- Rosalie Grylls
- Born: 13 April 1905
- Died: 2 November 1988 (aged 83)
- Education: Queen's College, London
- Alma mater: Lady Margaret Hall, Oxford
- Occupations: Politician & writer
- Political party: Liberal
- Spouse: Geoffrey Mander ​ ​(m. 1930; died 1962)​
- Children: 2
- Father: Archibald Campbell Glynn Grylls
- Relatives: John Mander (son)

= Rosalie Glynn Grylls =

British politician and writer (1905–1988)

(Mary) Rosalie Glynn Grylls (13 April 1905 - 2 November 1988), was a British biographer, lecturer and Liberal Party politician. In 1945 she became known as Rosalie Lady Mander.

She was the daughter of Archibald Campbell Glynn Grylls of Cornwall; the family had been established in the county for centuries. She was educated at Queen's College, London, and Lady Margaret Hall, Oxford, where she graduated with a Master of Arts.

In 1929 she was employed as Secretary to the Liberal MP Edgar Granville.
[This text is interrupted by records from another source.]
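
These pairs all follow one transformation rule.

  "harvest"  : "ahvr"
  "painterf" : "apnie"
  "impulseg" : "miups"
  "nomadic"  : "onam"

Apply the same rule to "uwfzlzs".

wuzf

Looking at the pairs, the operation is to swap each adjacent pair of characters (1↔2, 3↔4, ...), then delete the last 3 characters.
For "uwfzlzs", step one produces "wuzfzls"; step two turns that into "wuzf".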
In July 1930 she was selected as Liberal prospective parliamentary candidate for the Reading Division of Berkshire for the General Election that was to occur in 1931.

In November 1930 she married Liberal MP Geoffrey Mander at a ceremony at the House of Commons, where Granville was Mander's best man. She was Mander’s second wife. They had one son and one daughter: John Geoffrey Grylls Mander and Anthea Loveday Veronica Mander.

By the time the General Election came, a National Government had been formed and the Reading Liberals did not contest the constituency. Although she remained interested in politics, she did not attempt to stand again for public office and instead concentrated on her writing.

She was a noted biographer with a special interest in the writers and artists of the Romantic period, and an early connoisseur of the Pre-Raphaelite movement. Her biographical subjects included Mary Shelley (1938), Claire Clairmont (1939), Edward John Trelawny (1950), William Godwin (1953), Dante Gabriel Rossetti (1965), Ivy Compton-Burnett (1971) and Elizabeth Barrett Browning (1980). She was influential in the overdue reassessment of the artists and writers of the Victorian period, lecturing widely in Britain and the United States. Her husband had donated their house, Wightwick Manor, with its representative collection of Victorian and Pre-Raphaelite art and manuscripts, to the National Trust in 1937. She continued to open the house to the public and add to its contents until her death in London on 2 November 1988.